In this way, the transformation of _ENV is basically completed. This transformation is very simple, but the function it brings is very powerful, so _ENV is a very beautiful design.

In addition, since there is no concept of global variables, the previous codes related to global variables, such as ExpDesc::Global and the generation and execution of 3 bytecodes related to global variables, can be deleted. Note that no new ExpDesc or bytecode is introduced to implement _ENV. But just not yet.

Optimization

Although the above transformation is fully functional, there is a performance problem. Since _ENV is upvalue in most cases, for global variables, two bytecodes will be generated in the above simple_name() function:

Getupvalue ($tmp_table, _ENV) # first load _ENV onto the stack
GetField ($dst, $tmp_table, $key) # before indexing

In the original scheme that does not use _ENV, only one bytecode GetGlobal is needed.

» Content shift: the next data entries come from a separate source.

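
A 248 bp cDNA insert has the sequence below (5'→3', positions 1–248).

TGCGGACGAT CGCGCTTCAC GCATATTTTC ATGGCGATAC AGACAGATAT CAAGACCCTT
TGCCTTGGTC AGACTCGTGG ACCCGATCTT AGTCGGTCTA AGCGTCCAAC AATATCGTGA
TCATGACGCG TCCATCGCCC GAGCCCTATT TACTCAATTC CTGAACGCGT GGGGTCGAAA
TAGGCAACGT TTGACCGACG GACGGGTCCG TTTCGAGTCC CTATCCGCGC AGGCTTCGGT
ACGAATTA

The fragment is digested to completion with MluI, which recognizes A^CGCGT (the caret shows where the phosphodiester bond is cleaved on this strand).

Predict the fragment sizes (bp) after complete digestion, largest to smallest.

MluI sites (ACGCGT) start at positions 126, 165.
MluI cuts after the first base of each site, so after positions 126, 165.
Linear molecule, 2 cuts → 3 fragments:
  1–126 → 126 bp
  127–165 → 39 bp
  166–248 → 83 bp
Sorted largest to smallest: 126, 83, 39 bp.

126, 83, 39 bp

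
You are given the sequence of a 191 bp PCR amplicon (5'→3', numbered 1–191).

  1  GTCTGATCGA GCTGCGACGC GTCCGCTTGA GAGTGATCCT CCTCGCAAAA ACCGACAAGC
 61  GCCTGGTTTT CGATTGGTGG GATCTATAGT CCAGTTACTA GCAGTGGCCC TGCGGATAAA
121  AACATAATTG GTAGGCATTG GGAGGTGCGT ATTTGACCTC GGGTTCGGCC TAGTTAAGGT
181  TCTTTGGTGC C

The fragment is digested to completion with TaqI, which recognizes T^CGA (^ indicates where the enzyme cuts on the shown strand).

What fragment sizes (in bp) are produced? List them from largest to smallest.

121, 63, 7 bp

TaqI sites (TCGA) start at positions 7, 70.
TaqI cuts after the first base of each site, so after positions 7, 70.
Linear molecule, 2 cuts → 3 fragments:
  1–7 → 7 bp
  8–70 → 63 bp
  71–191 → 121 bp
Sorted largest to smallest: 121, 63, 7 bp.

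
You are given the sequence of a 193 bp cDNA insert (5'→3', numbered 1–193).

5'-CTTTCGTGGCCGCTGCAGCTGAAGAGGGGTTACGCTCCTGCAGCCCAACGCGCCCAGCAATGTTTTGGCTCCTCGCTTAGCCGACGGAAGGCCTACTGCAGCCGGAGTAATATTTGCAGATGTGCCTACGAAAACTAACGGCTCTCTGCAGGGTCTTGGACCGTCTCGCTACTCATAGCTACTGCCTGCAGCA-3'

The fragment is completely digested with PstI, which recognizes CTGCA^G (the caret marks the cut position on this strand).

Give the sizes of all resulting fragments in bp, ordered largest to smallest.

58, 50, 40, 25, 17, 3 bp

PstI sites (CTGCAG) start at positions 13, 38, 96, 146, 186.
PstI cuts after base 5 of each site (before the last base), so after positions 17, 42, 100, 150, 190.
Linear molecule, 5 cuts → 6 fragments:
  1–17 → 17 bp
  18–42 → 25 bp
  43–100 → 58 bp
  101–150 → 50 bp
  151–190 → 40 bp
  191–193 → 3 bp
Sorted largest to smallest: 58, 50, 40, 25, 17, 3 bp.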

This new solution obviously reduces performance. To make up for the performance loss here, it is only necessary to provide bytecodes that can directly index the upvalue table. To do this, add 3 bytecodes:

pub enum ByteCode {
     // Deleted 3 old bytecodes that directly manipulate the global variable table
     // GetGlobal(u8, u8),
     // SetGlobal(u8, u8),
     // SetGlobalConst(u8, u8),

     // Add 3 corresponding bytecodes for operating the upvalue table
     GetUpField(u8, u8, u8),
     SetUpField(u8, u8, u8),
     SetUpFieldConst(u8, u8, u8),

Correspondingly, the expression of the upvalue table index should also be increased:

enum ExpDesc {
     // deleted global variable
     // Global(usize),

     // Added index to upvalue table
     IndexUpField(usize, usize),

The index to the upvalue table here only supports string constants, which is also the scenario for global variables. Although this IndexUpField is added for global variable optimization, it can also be applied to ordinary upvalue table indexes. Therefore, in the function of parsing table indexes, IndexUpField optimization can also be added. The specific code is omitted here.

After defining IndexUpField, the original variable parsing function can be modified:

fn simple_name(&mut self, name: String) -> ExpDesc {
     // Omit the matching of local variables and upvalue, and return directly if they match.

     // If there is no match,
     // - Previously considered to be a global variable, return ExpDesc::Global(name)
     // - Now transformed into _ENV.name, the code is as follows:
     let iname = self. add_const(name);
     match self. simple_name("_ENV".into()) {
         ExpDesc::Local(i) => ExpDesc::IndexField(i, iname),
         ExpDesc::upvalue(i) => ExpDesc::IndexUpField(i, iname), // new IndexUpField
         _ => panic!("no here"), // because "_ENV" must exist!
     }
}

As before, after a variable fails to match both the local variable and the upvalue, it still uses _ENV as a parameter to recursively call the simple_name() function. But here we know that the result returned by _ENV must be a local variable or an upvalue. In these two cases, ExpDesc::IndexField and ExpDesc::IndexUpField are generated respectively. Then generate the 3 new bytecodes above when reading and writing ExpDesc::IndexUpField.

In this way, it is equivalent to replacing ExpDesc::Global with ExpDesc::IndexUpField. The processing of ExpDesc::Global was deleted before, and now it is added back from ExpDesc::IndexUpField.